The amazing view from my writing desk

When Cheri and I sold our hotel and bar in 2015, I couldn’t bear to leave my three girlfriends behind. So, I took the poster off the bar’s wall, and the ladies came home to California.

Back in the States, I discovered the girls from Ipanema, like all of us, had not been immune to the passage of time. The vibrant colors had begun to fade. The wooden frame had rotted in spots, allowing water to stain and fray the edges of the poster. Mold had formed in areas, and some sections of the print had stuck to the glass, causing parts of the photo to pull away.
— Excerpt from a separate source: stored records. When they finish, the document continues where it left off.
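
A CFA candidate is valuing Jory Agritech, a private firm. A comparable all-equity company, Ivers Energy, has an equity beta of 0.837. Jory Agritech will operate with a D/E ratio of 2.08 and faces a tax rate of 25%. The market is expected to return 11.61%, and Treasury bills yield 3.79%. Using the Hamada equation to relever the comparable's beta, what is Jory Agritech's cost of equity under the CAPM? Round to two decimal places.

β_L = β_U × [1 + (1 − t)(D/E)] = 0.837 × [1 + (1 − 0.25) × 2.08]
    = 0.837 × [1 + 0.75 × 2.08] = 0.837 × 2.5600 = 2.1427
MRP = 11.61% − 3.79% = 7.82%
E(R) = R_f + β_L × MRP = 3.79% + 2.1427 × 7.82% = 20.55%

20.55%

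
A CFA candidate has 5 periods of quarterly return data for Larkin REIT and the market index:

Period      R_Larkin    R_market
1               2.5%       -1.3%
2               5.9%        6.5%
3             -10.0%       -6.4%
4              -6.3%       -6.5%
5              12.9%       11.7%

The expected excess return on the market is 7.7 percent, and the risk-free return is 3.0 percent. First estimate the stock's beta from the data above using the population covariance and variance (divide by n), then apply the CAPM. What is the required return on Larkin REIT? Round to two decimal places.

Mean R_i = (2.5 + 5.9 − 10.0 − 6.3 + 12.9) / 5 = 1.0000%
Mean R_m = (-1.3 + 6.5 − 6.4 − 6.5 + 11.7) / 5 = 0.8000%
Σ(R_i − R̄_i)(R_m − R̄_m) = 286.9800  ⇒  Cov = 286.9800 / 5 = 57.3960
Σ(R_m − R̄_m)² = 260.8400  ⇒  Var(R_m) = 260.8400 / 5 = 52.1680
β = Cov / Var(R_m) = 57.3960 / 52.1680 = 1.1002
E(R) = R_f + β × MRP = 3.0% + 1.1002 × 7.7% = 11.47%

11.47%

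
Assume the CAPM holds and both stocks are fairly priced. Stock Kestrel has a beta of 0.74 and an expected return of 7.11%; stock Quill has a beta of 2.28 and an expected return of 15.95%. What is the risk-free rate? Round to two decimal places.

Both satisfy E(R) = R_f + β·MRP, so the slope of the SML is
MRP = (15.95% − 7.11%) / (2.28 − 0.74) = 8.84% / 1.54 = 5.7403%
R_f = E(R_Kestrel) − β_Kestrel·MRP = 7.11% − 0.74 × 5.7403% = 2.8622%

2.86%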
Luckily, the photo I had come to love for so long was still salvageable. A little trimming of the edges, the use of support backing, and a new frame gave the poster a second chance.
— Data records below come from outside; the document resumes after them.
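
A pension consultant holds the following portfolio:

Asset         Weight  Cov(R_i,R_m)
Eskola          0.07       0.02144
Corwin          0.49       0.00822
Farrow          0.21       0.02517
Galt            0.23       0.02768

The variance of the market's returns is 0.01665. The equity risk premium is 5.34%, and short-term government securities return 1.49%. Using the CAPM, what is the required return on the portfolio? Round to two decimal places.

β_Eskola = 0.02144 / 0.01665 = 1.2877
β_Corwin = 0.00822 / 0.01665 = 0.4937
β_Farrow = 0.02517 / 0.01665 = 1.5117
β_Galt = 0.02768 / 0.01665 = 1.6625
β_P = Σ w_i β_i = 0.07×1.2877 + 0.49×0.4937 + 0.21×1.5117 + 0.23×1.6625 = 1.0319
E(R_P) = R_f + β_P × MRP = 1.49% + 1.0319 × 5.34% = 7.00%

7.00%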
I hung it in the reading corner of my writing room. It was here the girls lent their inspiration, as I wrote Driftwood: Stories from the Margarita Road, my novel about life on a tropical beach.

My three muses still hang in my office today, forever playing on the edge of a blue sea and still doing what they always did best: filling my heart and mind with dreams of the Margarita Road.

2 comments

  1. Gwyneth Thomas says:

    I happened upon this post via Facebook, via your name on Jorge’s newsfeed. Life is locked down just now and dreams of roads once traveled swirl in my head: memories of sitting on swings in the early evening at Luna Blue are still fresh… The Lovelies, as I called them, flanked the wall, with a garland of bikini’s tacked to the rafters, with denizens and momentary “residents” who parked their brains for that week sat on the bar… just a reminder of how vibrant and fresh we feel when we are doused in the sun, lubricated with tequila, blessed by the incense of smoke from Cuban tobacco. Luna Blue was our Home, where we hovered together, raged against the cold of March weather, and from there, we ventured into the neighborhoods, and way, way down 5th. Each year, the trip down the street grew shorter with pickup trucks and construction materials lined up along the side. The jungle was being eaten by the teeth of commerce, and the charm was threatening to be swallowed by yet another Big Concern. I haven’t been back for some time, fearful of losing those corners, which remain in my amber-hazed nostalgia of an American who is concerned with experiencing a slice of Real Mexico. New businesses provide economic opportunity for many who may need the income, but at what expense? The exchange of shopping at The Gap, or Wal-Mart versus shopping “local” (a luxury these days) for a steady paycheck means eroding your country and culture for the mighty dollar/peso/euro. Thank you for keeping it real. And for so long.

    • ANTHONY HEAD says:

      Thanks Gwyn for your sweet and eloquent reply. Playa has changed since those days…whether for better or worse i will leave for others to judge…but we did have the privilege and pleasure of being there at a special moment in time and space. We were blessed.